Metropolis Nasional Ekonomi Bisnis Politika Hukrim Astra Honda NTB Sportivo Newstainment Pendidikan Video Dunia Teknologi Kesehatan Gaya Hidup Kuliner Lapsus Lifestyle Opini Aneka

Data Bansos Amburadul, Wabup Lombok Tengah Minta Pendamping Proaktif

Lestari Dewi • Jumat, 12 Desember 2025 | 17:13 WIB

Wakil Bupati Lombok Tengah M Nursiah berikan sambutan kepada pendamping PKH di halaman kantor Dinas Sosial Lombok tengah, Kamis (11/12).
Wakil Bupati Lombok Tengah M Nursiah berikan sambutan kepada pendamping PKH di halaman kantor Dinas Sosial Lombok tengah, Kamis (11/12).
LombokPost-Persoalan data penerima bantuan sosial (bansos) yang kerap menjadi polemik mendapat perhatian Wakil Bupati (Wabup) Lombok tengah M Nursiah.

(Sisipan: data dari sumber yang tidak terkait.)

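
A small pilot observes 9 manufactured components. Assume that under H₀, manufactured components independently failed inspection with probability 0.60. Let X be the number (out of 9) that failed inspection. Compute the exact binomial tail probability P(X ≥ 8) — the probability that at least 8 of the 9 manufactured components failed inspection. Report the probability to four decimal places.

X ~ Binomial(n=9, p=0.60).
P(X ≥ 8) = C(9,8)·0.60^8·0.40^1 + C(9,9)·0.60^9·0.40^0.
= 0.060466 + 0.010078 = 0.0705.

P = 0.0705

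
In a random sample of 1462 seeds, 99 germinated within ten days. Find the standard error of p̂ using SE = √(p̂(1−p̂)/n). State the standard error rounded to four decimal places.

SE = 0.0066

p̂ = 99/1462 = 0.06772.
p̂(1−p̂) = 0.06772·0.93228 = 0.063134.
SE = √(0.063134/1462) = 0.0066.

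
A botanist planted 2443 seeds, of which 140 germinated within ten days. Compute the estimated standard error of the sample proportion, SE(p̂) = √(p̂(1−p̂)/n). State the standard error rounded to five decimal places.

p̂ = 140/2443 = 0.05731.
p̂(1−p̂) = 0.054026.
SE = √(0.054026/2443) = 0.00470.

SE = 0.00470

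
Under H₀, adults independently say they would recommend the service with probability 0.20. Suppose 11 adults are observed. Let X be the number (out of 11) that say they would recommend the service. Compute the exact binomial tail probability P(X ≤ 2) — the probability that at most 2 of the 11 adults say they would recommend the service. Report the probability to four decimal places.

P = 0.6174

X is binomial with n = 11 and p = 0.20.
P(X ≤ 2) = C(11,0)·0.20^0·0.80^11 + C(11,1)·0.20^1·0.80^10 + C(11,2)·0.20^2·0.80^9.
= 0.085899 + 0.236223 + 0.295279 = 0.6174.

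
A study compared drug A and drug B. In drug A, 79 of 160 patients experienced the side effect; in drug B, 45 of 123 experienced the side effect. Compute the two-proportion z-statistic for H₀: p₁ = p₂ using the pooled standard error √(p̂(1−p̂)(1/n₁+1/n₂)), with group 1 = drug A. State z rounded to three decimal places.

z = 2.150

p̂₁ = 79/160 = 0.49375, p̂₂ = 45/123 = 0.36585.
Pooled p̂ = (79+45)/(160+123) = 124/283 = 0.43816.
SE = √[p̂(1−p̂)(1/n₁+1/n₂)] = √[0.43816·0.56184·(1/160+1/123)] ≈ 0.059498.
z = 0.12790/0.059498 = 2.150.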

Dalam rapat koordinasi pendamping PKH di kantor Dinas Sosial Lombok Tengah, Wabup meminta 237 pendamping PKH proaktif menyelesaikan persoalan data di lapangan.

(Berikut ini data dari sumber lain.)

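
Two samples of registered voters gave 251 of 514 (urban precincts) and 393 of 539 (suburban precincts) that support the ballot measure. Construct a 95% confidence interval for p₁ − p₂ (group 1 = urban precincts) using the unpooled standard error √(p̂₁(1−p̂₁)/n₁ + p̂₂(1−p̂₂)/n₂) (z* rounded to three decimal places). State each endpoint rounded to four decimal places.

(-0.2980, -0.1836)

p̂₁ = 0.48833, p̂₂ = 0.72913, so the observed difference is -0.24080.
Unpooled SE = √(p̂₁(1−p̂₁)/n₁ + p̂₂(1−p̂₂)/n₂) = √(0.000486116 + 0.000366420) = 0.029198.
For 95% confidence, z* = 1.960. Margin = 1.960·0.029198 = 0.05723.
Interval: -0.24080 ± 0.05723 → (-0.2980, -0.1836).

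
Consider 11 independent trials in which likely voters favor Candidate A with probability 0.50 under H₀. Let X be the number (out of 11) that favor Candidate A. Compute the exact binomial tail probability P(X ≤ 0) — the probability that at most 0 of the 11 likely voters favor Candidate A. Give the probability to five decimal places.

X is binomial with n = 11 and p = 0.50.
P(X ≤ 0) = C(11,0)·0.50^0·0.50^11.
= 0.000488 = 0.00049.

P = 0.00049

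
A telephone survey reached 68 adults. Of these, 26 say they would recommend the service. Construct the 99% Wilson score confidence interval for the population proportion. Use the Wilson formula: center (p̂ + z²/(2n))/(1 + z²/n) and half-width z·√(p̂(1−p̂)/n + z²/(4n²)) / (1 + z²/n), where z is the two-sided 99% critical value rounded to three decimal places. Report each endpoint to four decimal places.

p̂ = 26/68 = 0.38235; z = 2.576, so z² = 6.635776.
Denominator 1 + z²/n = 1 + 6.635776/68 = 1.097585.
Adjusted center: (0.38235 + z²/(2n))/1.097585 = 0.39281.
Radicand: p̂(1−p̂)/n + z²/(4n²) = 0.003472929 + 0.000358768 = 0.003831697.
Half-width = 2.576·√0.003831697/1.097585 = 0.14528.
Interval: 0.39281 ± 0.14528 → (0.2475, 0.5381).

(0.2475, 0.5381)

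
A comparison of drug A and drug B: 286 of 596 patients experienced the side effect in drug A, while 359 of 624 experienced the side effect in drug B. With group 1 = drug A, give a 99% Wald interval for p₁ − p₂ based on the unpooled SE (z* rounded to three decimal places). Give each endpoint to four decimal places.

p̂₁ = 286/596 = 0.47987, p̂₂ = 359/624 = 0.57532; p̂₁ − p̂₂ = -0.09545.
SE = √(0.000418783 + 0.000391549) = √0.000810332 = 0.028466.
The 99% critical value is z* = 2.576. Margin = 2.576·0.028466 = 0.07333.
CI: -0.09545 ± 0.07333 = (-0.1688, -0.0221).

(-0.1688, -0.0221)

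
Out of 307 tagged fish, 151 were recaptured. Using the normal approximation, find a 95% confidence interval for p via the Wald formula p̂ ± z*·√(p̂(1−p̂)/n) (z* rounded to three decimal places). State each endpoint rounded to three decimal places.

The sample proportion is 151/307 = 0.49186.
SE(p̂) = √(0.49186·0.50814/307) = 0.028533.
z* = 1.960 at the 95% level.
Margin of error: 1.960 × 0.028533 = 0.05592.
CI: 0.49186 ± 0.05592 = (0.436, 0.548).

(0.436, 0.548)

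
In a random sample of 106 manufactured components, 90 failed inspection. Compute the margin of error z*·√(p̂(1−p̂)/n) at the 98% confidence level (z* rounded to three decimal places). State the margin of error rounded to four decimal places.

ME = 0.0809

Sample proportion p̂ = 90/106 = 0.84906.
Standard error of p̂: √(0.128159/106) = √0.001209052 = 0.034771.
For 98% confidence, z* = 2.326.
Margin of error = z*·SE = 2.326 × 0.034771 = 0.0809.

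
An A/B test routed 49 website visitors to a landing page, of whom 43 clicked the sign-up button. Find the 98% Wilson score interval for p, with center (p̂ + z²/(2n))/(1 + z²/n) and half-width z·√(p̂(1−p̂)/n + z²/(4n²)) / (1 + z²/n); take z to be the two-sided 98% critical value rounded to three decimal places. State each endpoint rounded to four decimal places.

(0.7300, 0.9500)

Here p̂ = 43/49 = 0.87755 and z = 2.326 (z² = 5.410276).
Denominator 1 + z²/n = 1 + 5.410276/49 = 1.110414.
Center = (0.87755 + 0.055207)/1.110414 = 0.84001.
Radicand: p̂(1−p̂)/n + z²/(4n²) = 0.002192964 + 0.000563336 = 0.002756300.
Half-width = 2.326·√0.002756300/1.110414 = 0.10997.
Interval: 0.84001 ± 0.10997 → (0.7300, 0.9500).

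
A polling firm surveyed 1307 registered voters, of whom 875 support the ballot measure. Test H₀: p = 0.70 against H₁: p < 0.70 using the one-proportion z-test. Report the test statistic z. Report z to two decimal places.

p̂ = 875/1307 = 0.66947.
SE₀ = √(0.70·0.30/1307) = 0.012676.
z = (0.66947 − 0.70)/0.012676 = -0.03053/0.012676 = -2.41.

z = -2.41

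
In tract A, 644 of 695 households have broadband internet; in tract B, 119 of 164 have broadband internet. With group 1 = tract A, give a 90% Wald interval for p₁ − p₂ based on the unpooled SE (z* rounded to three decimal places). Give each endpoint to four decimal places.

p̂₁ = 0.92662, p̂₂ = 0.72561, so the observed difference is 0.20101.
SE = √(0.000097837 + 0.001214026) = √0.001311863 = 0.036220.
For 90% confidence, z* = 1.645. Margin = 1.645·0.036220 = 0.05958.
Interval: 0.20101 ± 0.05958 → (0.1414, 0.2606).

(0.1414, 0.2606)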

Wabup Lombok Tengah menekankan perlunya transparansi data. Ia meminta pendamping mengungkap hambatan dan tantangan di tingkat desa hingga kecamatan yang menyebabkan perbedaan data saat penyaluran bantuan.

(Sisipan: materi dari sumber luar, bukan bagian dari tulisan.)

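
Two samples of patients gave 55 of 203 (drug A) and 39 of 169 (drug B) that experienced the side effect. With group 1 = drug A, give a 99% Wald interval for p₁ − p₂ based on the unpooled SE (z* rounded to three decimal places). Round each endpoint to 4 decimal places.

p̂₁ = 55/203 = 0.27094, p̂₂ = 39/169 = 0.23077; p̂₁ − p̂₂ = 0.04017.
Unpooled SE = √(p̂₁(1−p̂₁)/n₁ + p̂₂(1−p̂₂)/n₂) = √(0.000973053 + 0.001050383) = 0.044983.
The 99% critical value is z* = 2.576. Margin of error = 0.11588.
Interval: 0.04017 ± 0.11588 → (-0.0757, 0.1560).

(-0.0757, 0.1560)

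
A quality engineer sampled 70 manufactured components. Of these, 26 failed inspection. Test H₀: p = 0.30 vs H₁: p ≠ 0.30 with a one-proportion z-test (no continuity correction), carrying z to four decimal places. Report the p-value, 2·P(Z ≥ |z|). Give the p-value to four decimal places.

p-value = 0.1922

With x = 26 successes in n = 70, p̂ = 0.37143.
Under H₀, SE = √(p₀(1−p₀)/n) = √(0.30·0.70/70) = √0.003000000 = 0.054772.
z = (p̂ − p₀)/SE = (26/70 − 0.30)/0.054772 ≈ 1.3041.
From the standard normal, 2·P(Z ≥ |z|) = 0.1922.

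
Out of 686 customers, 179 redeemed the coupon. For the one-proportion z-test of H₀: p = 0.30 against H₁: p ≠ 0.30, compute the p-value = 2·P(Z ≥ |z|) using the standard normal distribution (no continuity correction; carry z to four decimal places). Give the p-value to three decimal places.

p̂ = 179/686 = 0.26093.
Under H₀, SE = √(p₀(1−p₀)/n) = √(0.30·0.70/686) = √0.000306122 = 0.017496.
z = (p̂ − p₀)/SE = (179/686 − 0.30)/0.017496 ≈ -2.2329.
From the standard normal, 2·P(Z ≥ |z|) = 0.026.

p-value = 0.026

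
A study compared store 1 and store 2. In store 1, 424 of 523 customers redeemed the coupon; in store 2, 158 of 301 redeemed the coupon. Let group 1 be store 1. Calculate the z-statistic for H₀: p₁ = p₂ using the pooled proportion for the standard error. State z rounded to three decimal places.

z = 8.673

Sample proportions: p̂₁ = 424/523 = 0.81071 and p̂₂ = 158/301 = 0.52492.
Pooled p̂ = (424+158)/(523+301) = 582/824 = 0.70631.
Pooled SE = √[0.2074359·0.00523431] ≈ 0.032951.
z = (p̂₁ − p̂₂)/SE = (0.81071 − 0.52492)/0.032951 = 0.28579/0.032951 = 8.673.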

“Kami ingin hasil dari rakor ini menghasilkan rekomendasi konkret untuk penyempurnaan data,” tegas Wabup Nursiah pada wartawan, Kamis (11/12).

Masalah yang sering ditemukan adalah penerima yang kondisi ekonominya sudah membaik, namun masih terdaftar sebagai peserta PKH. Kondisi ini memicu pro kontra di masyarakat.

Menanggapi hal ini, politisi Golkar itu memberikan mandat kepada pendamping. Mereka diminta tidak hanya mendata tetapi juga mengingatkan 41 ribu peserta PKH di Loteng yang sudah mampu untuk mengundurkan diri secara sukarela.

“Di situlah tugas dan peran pendamping PKH, mengingatkan peserta PKH (yang sudah mampu) secara sukarela keluar dari PKH,” bebernya.

Kepala Dinas Sosial Lombok Tengah Masnun mengatakan, persoalan di lapangan masih memunculkan perbedaan data dari berbagai sumber.

Dengan perbaikan data, pemkab ingin memastikan bantuan sosial tepat sasaran dan dinikmati mereka yang paling membutuhkan.

“Sehingga kami pertemukan sekarang, antara Dinas Sosial, BPS dan Dinas Dukcapil. Versi pendamping, pendataan sesuai greencheck arahan Kementerian Sosial, ketika turun ke bawah kenapa muncul lagi data yang sudah terhapus,” katanya.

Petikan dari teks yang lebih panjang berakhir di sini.